The commander of United Nations monitors seeking to gain access to the site of a reported mass killing in central Syria said on Thursday that his forces were being blocked by army checkpoints and civilians in a standoff that seemed to mirror a looming diplomatic stalemate over the crisis.Assad continues to claim that the reports are baseless all while blaming this and other mass casualty incidents on the rebel groups.
If verified, the massacre, reported on Wednesday, would be the fourth in less than two weeks, threatening to inject a new surge of angry momentum into the growing international effort to isolate President Bashar al-Assad and remove him from power.
But efforts to establish what happened in the village of Qubeir, the site of the reported mass killing, suffered a severe setback on Thursday as United Nations monitors were “being stopped at Syrian army checkpoints and in some cases turned back,” according to Gen. Robert Mood, the head of the observer team, in a statement issued by the United Nations office in Geneva.
“Some of our patrols are being stopped by civilians in the area,” the statement said, an apparent reference to armed militiamen controlled by the government and known as shabiha.
General Mood also said that, while United Nations observers were still trying to gain access, “we are receiving information from residents of the area that the safety of our observers is at risk” if they seek to enter the village.
The developments on the ground echoed a deepening standoff in international diplomacy, suggesting that hitherto intractable differences over the crisis were likely to endure or worsen.
As with the Houla massacre, it appears that the Hama massacre involved multiple executions with knives and close weapons. Many of those killed appeared to be from a single extended family.
Assad continues playing by the Hama rules - conducting massacres and brutal crackdowns in drips and drabs rather than one fell swoop. In the process, he doesn't completely piss off his patrons in China, Russia and Iran who continue backing his regime and thwarting more serious action at the United Nations. However, the body count is piling up and it is an inescapable conclusion that Assad must go - and the rebel forces will need more than just talk to make that happen.

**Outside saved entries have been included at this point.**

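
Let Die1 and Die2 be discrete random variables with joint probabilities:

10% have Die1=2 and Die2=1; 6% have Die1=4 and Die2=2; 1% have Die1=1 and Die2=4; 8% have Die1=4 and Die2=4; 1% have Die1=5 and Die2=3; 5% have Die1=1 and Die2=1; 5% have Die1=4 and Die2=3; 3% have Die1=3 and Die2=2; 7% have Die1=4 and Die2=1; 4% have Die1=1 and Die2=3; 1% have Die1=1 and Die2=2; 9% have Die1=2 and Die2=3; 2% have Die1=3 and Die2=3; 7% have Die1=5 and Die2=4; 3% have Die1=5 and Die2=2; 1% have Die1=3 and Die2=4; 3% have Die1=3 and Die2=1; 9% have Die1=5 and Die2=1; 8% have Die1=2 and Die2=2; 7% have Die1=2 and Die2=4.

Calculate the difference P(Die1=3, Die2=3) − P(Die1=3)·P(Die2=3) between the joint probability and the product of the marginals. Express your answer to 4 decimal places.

0.0011

P(Die1=3) = 0.03 + 0.03 + 0.02 + 0.01 = 0.09.
P(Die2=3) = 0.04 + 0.09 + 0.02 + 0.05 + 0.01 = 0.21.
P(Die1=3, Die2=3) − P(Die1=3)P(Die2=3) = 0.02 − 0.09×0.21 = 0.0011.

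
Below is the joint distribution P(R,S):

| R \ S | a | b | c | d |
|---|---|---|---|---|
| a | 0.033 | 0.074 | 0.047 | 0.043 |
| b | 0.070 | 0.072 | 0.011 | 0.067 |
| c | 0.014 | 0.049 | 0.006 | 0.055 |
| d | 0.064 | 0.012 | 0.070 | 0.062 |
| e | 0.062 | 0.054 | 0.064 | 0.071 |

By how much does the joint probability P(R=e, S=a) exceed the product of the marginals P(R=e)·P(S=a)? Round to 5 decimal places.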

US Secretary of State Hillary Clinton has called on Assad to go, but unless the US backs those words with military power and/or assistance to the rebel groups, that's all it will be - talk.
UPDATE:
UN observers were shot at while trying to reach the scene of the latest massacre in the Hama province. They don't have the authority or ability to fight (let alone defend themselves) and aren't peacekeepers, so they're in the worst kind of position imaginable. They can only bear witness to the atrocities committed by Assad and his goons, as well as those carried out by the rebel forces.
There's no way to know who fired on the observers, but expect Assad to blame the rebels for this attack, even though the rebels have every reason to want the UN to see this if Assad's forces were behind the massacre. But then, Assad blames all the casualties on the rebel forces, even though there's little evidence that the rebels have the kinds of artillery needed to open fire at a distance (as reported in each of these massacres), when militias then finish the task with execution style murders.